Moreover, the study examined the direct, indirect and induced effects of each coal job on local economies. The direct effect is the economic impact of the regular operation of a company. Indirect effects include impacts on suppliers, vendors or associated materials industries. Induced effects result from positive changes to an economy that happen when a worker’s spending enhances a local economy.

Using those stated multipliers, the study found that Alabama’s coal mining industry has a total output impact of $2.9 billion, a total earnings impact of $1.2 billion and a total economic impact of 15,000 full-time-equivalent jobs.

The report detailed that besides mining and suppliers, the largest employment beneficiaries of the coal industry are the service sector, transportation sector, manufacturing sector, finance sector and wholesale and retail trade.

“From the high-quality met coal we ship to steelmakers around the globe to thermal coal that fuels local manufacturers and power production, the coal industry continues to responsibly use our resources to create high-paying jobs, strengthen our economy and build better lives for hardworking Alabama families,” Cagle said. “We are pleased this report objectively quantified through real data the positive things we see every day in our business.”

According to Deravi’s model, the coal industry is estimated to have generated a total of $69 million in income, sales, use and utility taxes for the State of Alabama’s coffers in addition to $5 million in coal severance taxes in 2018.

Alabama Senate Majority Leader Greg Reed (R-Jasper), who represents parts of Alabama where most of its coal is located (Walker, Winston, Fayette, Tuscaloosa and Jefferson Counties), advised the state has a “long historical tradition of being blessed with hard-working coal miners.” Reed proudly calls himself “the coal senator.”

“Today, these miners are making high wages – starting at an average of around $85,000 a year – to support their families, which in turn helps boost local economies,” Reed stated. “The coal industry fuels the growth of many suppliers and vendors and is pouring revenue into state budgets to help provide roads, bridges, schools and first responders.”

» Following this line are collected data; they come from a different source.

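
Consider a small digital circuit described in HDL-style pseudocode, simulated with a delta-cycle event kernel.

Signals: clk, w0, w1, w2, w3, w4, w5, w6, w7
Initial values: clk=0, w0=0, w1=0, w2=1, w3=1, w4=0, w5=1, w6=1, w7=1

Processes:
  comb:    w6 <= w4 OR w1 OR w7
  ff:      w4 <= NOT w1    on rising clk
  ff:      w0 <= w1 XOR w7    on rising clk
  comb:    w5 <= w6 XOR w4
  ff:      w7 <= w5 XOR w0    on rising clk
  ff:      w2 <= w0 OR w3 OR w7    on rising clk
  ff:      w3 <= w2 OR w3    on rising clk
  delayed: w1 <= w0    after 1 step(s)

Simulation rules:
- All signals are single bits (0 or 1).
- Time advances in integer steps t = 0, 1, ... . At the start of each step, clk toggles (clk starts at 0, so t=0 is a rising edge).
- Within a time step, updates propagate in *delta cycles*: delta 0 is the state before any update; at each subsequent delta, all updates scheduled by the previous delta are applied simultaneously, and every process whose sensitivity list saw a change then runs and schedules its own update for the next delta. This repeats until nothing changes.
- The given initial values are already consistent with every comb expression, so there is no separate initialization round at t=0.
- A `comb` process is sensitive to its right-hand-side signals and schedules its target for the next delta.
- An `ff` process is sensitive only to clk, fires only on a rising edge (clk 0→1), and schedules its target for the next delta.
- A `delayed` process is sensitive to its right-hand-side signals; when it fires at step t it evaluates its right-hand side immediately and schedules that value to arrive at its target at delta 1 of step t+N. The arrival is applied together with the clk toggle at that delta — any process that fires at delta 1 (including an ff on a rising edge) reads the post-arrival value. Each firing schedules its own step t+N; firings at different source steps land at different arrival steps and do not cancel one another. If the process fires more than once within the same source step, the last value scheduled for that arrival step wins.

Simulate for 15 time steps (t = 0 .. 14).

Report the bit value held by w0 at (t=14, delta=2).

t0.Δ0 w4=0 w1=0 w0=0 w5=1 clk=0 w2=1 w3=1 w7=1 w6=1
t0.Δ1 w4=0 w1=0 w0=0 w5=1 clk=1 w2=1 w3=1 w7=1 w6=1
t0.Δ2 w4=1 w1=0 w0=1 w5=1 clk=1 w2=1 w3=1 w7=1 w6=1
t0.Δ3 w4=1 w1=0 w0=1 w5=0 clk=1 w2=1 w3=1 w7=1 w6=1
t1.Δ0 w4=1 w1=0 w0=1 w5=0 clk=1 w2=1 w3=1 w7=1 w6=1
t1.Δ1 w4=1 w1=1 w0=1 w5=0 clk=0 w2=1 w3=1 w7=1 w6=1
t2.Δ0 w4=1 w1=1 w0=1 w5=0 clk=0 w2=1 w3=1 w7=1 w6=1
t2.Δ1 w4=1 w1=1 w0=1 w5=0 clk=1 w2=1 w3=1 w7=1 w6=1
t2.Δ2 w4=0 w1=1 w0=0 w5=0 clk=1 w2=1 w3=1 w7=1 w6=1
t2.Δ3 w4=0 w1=1 w0=0 w5=1 clk=1 w2=1 w3=1 w7=1 w6=1
t3.Δ0 w4=0 w1=1 w0=0 w5=1 clk=1 w2=1 w3=1 w7=1 w6=1
t3.Δ1 w4=0 w1=0 w0=0 w5=1 clk=0 w2=1 w3=1 w7=1 w6=1
t4.Δ0 w4=0 w1=0 w0=0 w5=1 clk=0 w2=1 w3=1 w7=1 w6=1
t4.Δ1 w4=0 w1=0 w0=0 w5=1 clk=1 w2=1 w3=1 w7=1 w6=1
t4.Δ2 w4=1 w1=0 w0=1 w5=1 clk=1 w2=1 w3=1 w7=1 w6=1
t4.Δ3 w4=1 w1=0 w0=1 w5=0 clk=1 w2=1 w3=1 w7=1 w6=1
t5.Δ0 w4=1 w1=0 w0=1 w5=0 clk=1 w2=1 w3=1 w7=1 w6=1
t5.Δ1 w4=1 w1=1 w0=1 w5=0 clk=0 w2=1 w3=1 w7=1 w6=1
t6.Δ0 w4=1 w1=1 w0=1 w5=0 clk=0 w2=1 w3=1 w7=1 w6=1
t6.Δ1 w4=1 w1=1 w0=1 w5=0 clk=1 w2=1 w3=1 w7=1 w6=1
t6.Δ2 w4=0 w1=1 w0=0 w5=0 clk=1 w2=1 w3=1 w7=1 w6=1
t6.Δ3 w4=0 w1=1 w0=0 w5=1 clk=1 w2=1 w3=1 w7=1 w6=1
t7.Δ0 w4=0 w1=1 w0=0 w5=1 clk=1 w2=1 w3=1 w7=1 w6=1
t7.Δ1 w4=0 w1=0 w0=0 w5=1 clk=0 w2=1 w3=1 w7=1 w6=1
t8.Δ0 w4=0 w1=0 w0=0 w5=1 clk=0 w2=1 w3=1 w7=1 w6=1
t8.Δ1 w4=0 w1=0 w0=0 w5=1 clk=1 w2=1 w3=1 w7=1 w6=1
t8.Δ2 w4=1 w1=0 w0=1 w5=1 clk=1 w2=1 w3=1 w7=1 w6=1
t8.Δ3 w4=1 w1=0 w0=1 w5=0 clk=1 w2=1 w3=1 w7=1 w6=1
t9.Δ0 w4=1 w1=0 w0=1 w5=0 clk=1 w2=1 w3=1 w7=1 w6=1
t9.Δ1 w4=1 w1=1 w0=1 w5=0 clk=0 w2=1 w3=1 w7=1 w6=1
t10.Δ0 w4=1 w1=1 w0=1 w5=0 clk=0 w2=1 w3=1 w7=1 w6=1
t10.Δ1 w4=1 w1=1 w0=1 w5=0 clk=1 w2=1 w3=1 w7=1 w6=1
t10.Δ2 w4=0 w1=1 w0=0 w5=0 clk=1 w2=1 w3=1 w7=1 w6=1
t10.Δ3 w4=0 w1=1 w0=0 w5=1 clk=1 w2=1 w3=1 w7=1 w6=1
t11.Δ0 w4=0 w1=1 w0=0 w5=1 clk=1 w2=1 w3=1 w7=1 w6=1
t11.Δ1 w4=0 w1=0 w0=0 w5=1 clk=0 w2=1 w3=1 w7=1 w6=1
t12.Δ0 w4=0 w1=0 w0=0 w5=1 clk=0 w2=1 w3=1 w7=1 w6=1
t12.Δ1 w4=0 w1=0 w0=0 w5=1 clk=1 w2=1 w3=1 w7=1 w6=1
t12.Δ2 w4=1 w1=0 w0=1 w5=1 clk=1 w2=1 w3=1 w7=1 w6=1
t12.Δ3 w4=1 w1=0 w0=1 w5=0 clk=1 w2=1 w3=1 w7=1 w6=1
t13.Δ0 w4=1 w1=0 w0=1 w5=0 clk=1 w2=1 w3=1 w7=1 w6=1
t13.Δ1 w4=1 w1=1 w0=1 w5=0 clk=0 w2=1 w3=1 w7=1 w6=1
t14.Δ0 w4=1 w1=1 w0=1 w5=0 clk=0 w2=1 w3=1 w7=1 w6=1
t14.Δ1 w4=1 w1=1 w0=1 w5=0 clk=1 w2=1 w3=1 w7=1 w6=1
t14.Δ2 w4=0 w1=1 w0=0 w5=0 clk=1 w2=1 w3=1 w7=1 w6=1
t14.Δ3 w4=0 w1=1 w0=0 w5=1 clk=1 w2=1 w3=1 w7=1 w6=1

0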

Additionally, the report highlighted something that Yellowhammer News has reported on extensively in the recent past: the majority of met coal mined in Alabama is shipped around the world to customers in South America, Europe and Asia, thus majorly driving economic activity at the Port of Mobile. In fact, the McDuffie Coal Terminal generates approximately 50% of the total annual revenue earned by the Alabama State Port Authority. In 2018, the Mobile seaport ranked fourth in the nation for shipping coal exports, and with sunny days forecasted ahead for the state’s met coal industry, this boon should continue.